Director: John Erick Dowdle
Writer: Drew Dowdle, John Erick Dowdle
Cast: Stacy Chbosky, Ben Messmer, Samantha Robson, Ivar Brogger, Lou George
When hundreds of videotapes showing torture, murder and dismemberment are found in an abandoned house, they reveal a serial killer's decade-long reign of terror and become the most disturbing collection of evidence homicide detectives have ever seen.
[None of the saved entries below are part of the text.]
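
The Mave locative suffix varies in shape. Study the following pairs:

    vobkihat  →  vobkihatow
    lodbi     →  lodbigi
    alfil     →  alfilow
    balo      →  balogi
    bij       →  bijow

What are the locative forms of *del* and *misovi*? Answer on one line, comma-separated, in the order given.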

To break my long hiatus from doing micro reviews here at cultdbs I had to pick something special to bounce back with and boy does this fit the bill nicely. This was the Dowdle brothers low budget triumph which helped the duo secure a much deserved step up into higher profile film making (they followed this with Quarantine a rather rapid English language remake of Spanish zombie gem [Rec]). Poughkeepsie Tapes employs the same mostly shot on camcorder effect but the plot follows the found video tapes of a still uncaught mass murderer named by the media the Water St Killer. Inter-cut between scenes from the 1000s of unearthed tapes we get documentary styled interviews with Police, Medical staff and the victims family and friends. The films really bleak with its subject matter including child murder, rapes, necrophilia and general all round killing and torture. Must be noted though most of the violence is implied rather than on screen. Which makes it come across more in keeping with Henry: Portrait of a Serial Killer (is it really 22 years old) than say the more visceral entry's in the camcorder-ed horror sub-genre like the August Underground series. Unlike Henry though Poughkeepsie isn't about the killer but the killings and the way society treats these extreme crime cases with a kind of relish (this is best shown without going into too much of a spoiler during a segment the September 9/11 terrorist attacks affect a key moment in the case that the media just don't cover). Bound to be people who can't handle the grainy jumpy video tape technique used, there's also going to be others who just can't stomach the content but thankfully the film as moments that are darkly humorous in the same way TVs Dexter sometimes is. It's always a treat for a viewer like me when a film like Poughkeepsie Tapes surfaces, as it makes sitting through 100's of low budget turkeys feel somewhat justified. It's well scripted and the acting is far better than you usually get at this level. Stacy Chbosky who played surviving captive Cheryl even manages to give the film an amazingly poignant ending as she scratches her head with a now stumped arm and tells the viewers how she was loved by the killer and hoped one day he would return. For a change believe the hype surrounding a small movie and make sure you see this film, as for its budget you won't see better.